A relatively less-discussed space in India’s vibrant start-up ecosystem is civic tech. Civic tech entrepreneurs partner with governments to improve service delivery. With potential to scale up and impact millions of citizens, civic tech start-ups can enable citizens get better quality services, improve government revenues and enable governments to engage more proactively with citizens. Globally, civic tech has seen vibrant activity: the US alone has seen over 200 startups over the past 10 years. Entrepreneurs are deploying cutting-edge technology to solve problems in water, sanitation and hygiene; urban transport; safety and security; etc.

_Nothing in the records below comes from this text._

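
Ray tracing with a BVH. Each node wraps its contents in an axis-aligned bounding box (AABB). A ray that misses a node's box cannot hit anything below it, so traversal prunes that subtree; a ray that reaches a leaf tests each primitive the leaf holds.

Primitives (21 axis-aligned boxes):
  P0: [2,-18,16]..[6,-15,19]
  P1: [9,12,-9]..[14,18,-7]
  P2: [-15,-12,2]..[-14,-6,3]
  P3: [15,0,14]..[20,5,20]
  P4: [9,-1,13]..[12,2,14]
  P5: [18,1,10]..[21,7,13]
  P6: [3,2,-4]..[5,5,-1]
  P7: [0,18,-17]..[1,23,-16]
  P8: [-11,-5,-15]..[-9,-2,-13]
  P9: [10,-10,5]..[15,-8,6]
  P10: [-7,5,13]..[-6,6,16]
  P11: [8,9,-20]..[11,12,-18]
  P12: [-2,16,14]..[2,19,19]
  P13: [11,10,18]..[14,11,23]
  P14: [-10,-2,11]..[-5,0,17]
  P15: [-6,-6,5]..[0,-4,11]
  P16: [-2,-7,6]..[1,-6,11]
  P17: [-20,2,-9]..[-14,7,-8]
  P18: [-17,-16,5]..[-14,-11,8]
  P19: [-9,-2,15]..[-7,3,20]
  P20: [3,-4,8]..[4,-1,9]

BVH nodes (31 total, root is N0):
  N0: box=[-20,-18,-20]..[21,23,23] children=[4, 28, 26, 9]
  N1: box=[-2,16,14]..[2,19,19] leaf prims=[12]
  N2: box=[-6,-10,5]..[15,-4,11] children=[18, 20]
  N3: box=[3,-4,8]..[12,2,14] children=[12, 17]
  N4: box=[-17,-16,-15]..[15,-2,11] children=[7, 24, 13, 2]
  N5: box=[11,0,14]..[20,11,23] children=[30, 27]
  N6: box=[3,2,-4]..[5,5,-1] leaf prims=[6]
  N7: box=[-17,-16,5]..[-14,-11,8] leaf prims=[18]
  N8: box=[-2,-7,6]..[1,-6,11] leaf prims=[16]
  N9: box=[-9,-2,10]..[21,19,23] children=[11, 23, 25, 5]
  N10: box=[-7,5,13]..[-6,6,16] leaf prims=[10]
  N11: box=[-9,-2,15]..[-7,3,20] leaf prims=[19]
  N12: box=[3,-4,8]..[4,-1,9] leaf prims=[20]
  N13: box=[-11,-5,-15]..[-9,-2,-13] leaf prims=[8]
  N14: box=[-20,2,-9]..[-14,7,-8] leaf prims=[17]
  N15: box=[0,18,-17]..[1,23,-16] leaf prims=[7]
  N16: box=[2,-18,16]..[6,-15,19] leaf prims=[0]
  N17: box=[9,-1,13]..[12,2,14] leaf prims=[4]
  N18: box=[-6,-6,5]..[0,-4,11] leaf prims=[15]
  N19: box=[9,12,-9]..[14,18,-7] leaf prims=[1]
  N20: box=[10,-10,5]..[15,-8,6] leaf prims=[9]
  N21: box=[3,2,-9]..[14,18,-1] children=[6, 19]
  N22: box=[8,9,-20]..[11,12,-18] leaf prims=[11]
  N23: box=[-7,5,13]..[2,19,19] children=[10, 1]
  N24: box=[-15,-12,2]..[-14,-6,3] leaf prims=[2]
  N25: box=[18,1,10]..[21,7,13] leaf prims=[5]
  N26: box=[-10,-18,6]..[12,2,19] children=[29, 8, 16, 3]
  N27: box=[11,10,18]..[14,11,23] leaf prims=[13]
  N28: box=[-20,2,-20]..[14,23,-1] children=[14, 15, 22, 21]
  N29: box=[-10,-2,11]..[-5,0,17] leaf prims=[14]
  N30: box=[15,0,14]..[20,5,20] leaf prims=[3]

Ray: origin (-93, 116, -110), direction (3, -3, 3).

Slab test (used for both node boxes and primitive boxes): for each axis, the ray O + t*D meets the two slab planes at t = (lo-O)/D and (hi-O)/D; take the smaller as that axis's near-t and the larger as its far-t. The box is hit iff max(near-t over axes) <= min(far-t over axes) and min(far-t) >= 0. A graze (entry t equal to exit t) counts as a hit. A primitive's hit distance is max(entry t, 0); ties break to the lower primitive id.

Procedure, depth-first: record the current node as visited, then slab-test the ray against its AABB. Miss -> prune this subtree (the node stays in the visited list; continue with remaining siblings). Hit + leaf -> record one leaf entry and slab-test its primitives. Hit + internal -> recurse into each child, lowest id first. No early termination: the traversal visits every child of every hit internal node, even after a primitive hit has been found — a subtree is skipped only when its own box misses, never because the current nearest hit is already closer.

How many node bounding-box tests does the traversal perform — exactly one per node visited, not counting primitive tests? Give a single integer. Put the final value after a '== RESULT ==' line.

Trace the traversal:
N0 x:[73/3,38] y:[31,134/3] z:[30,133/3] -> hit [31,38], descend [4, 9, 26, 28]
  N4 x:[76/3,36] y:[118/3,44] z:[95/3,121/3] -> miss, prune
  N9 x:[28,38] y:[97/3,118/3] z:[40,133/3] -> miss, prune
  N26 x:[83/3,35] y:[38,134/3] z:[116/3,43] -> miss, prune
  N28 x:[73/3,107/3] y:[31,38] z:[30,109/3] -> hit [31,107/3], descend [14, 15, 21, 22]
    N14 x:[73/3,79/3] y:[109/3,38] z:[101/3,34] -> miss, prune
    N15 x:[31,94/3] y:[31,98/3] z:[31,94/3] -> hit [31,94/3] leaf, test {P7@t=31}
    N21 x:[32,107/3] y:[98/3,38] z:[101/3,109/3] -> hit [101/3,107/3], descend [6, 19]
      N6 x:[32,98/3] y:[37,38] z:[106/3,109/3] -> miss, prune
      N19 x:[34,107/3] y:[98/3,104/3] z:[101/3,103/3] -> hit [34,103/3] leaf, test {P1@t=34}
    N22 x:[101/3,104/3] y:[104/3,107/3] z:[30,92/3] -> miss, prune

Visited [0, 4, 9, 26, 28, 14, 15, 21, 6, 19, 22]. Tests: 11 box, 2 leaf. Nearest: P7.

== RESULT ==
11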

While still a nascent sector, there are already great examples of civic tech in action in India such as the use of GIS mapping to conduct surveys for property tax collection; blockchain to reform payments mechanisms; cloud-based ERP systems for cities to deliver all their services—tax collection; issuing birth and death certificates, etc. As India’s “Next Half Billion" come online through their cell phones, civic tech can transform citizens’ engagement with government.

What can governments do to ease the path for civic tech entrepreneurs? First, publish open data sets, which will improve data availability for startups to assess demand and supply and spur analytics-based business models. Second, simplify procurement policies to make it easier for startups with little track record to win contracts. Third, be supportive customers, in particular, by ensuring prompt payments.

To help address India’s critical civic challenges, Omidyar Network is launching an accelerator for civic tech entrepreneurs in partnership with Village Capital. A thriving civic tech ecosystem will offer India’s brightest minds an opportunity to build technology-led businesses with a purpose.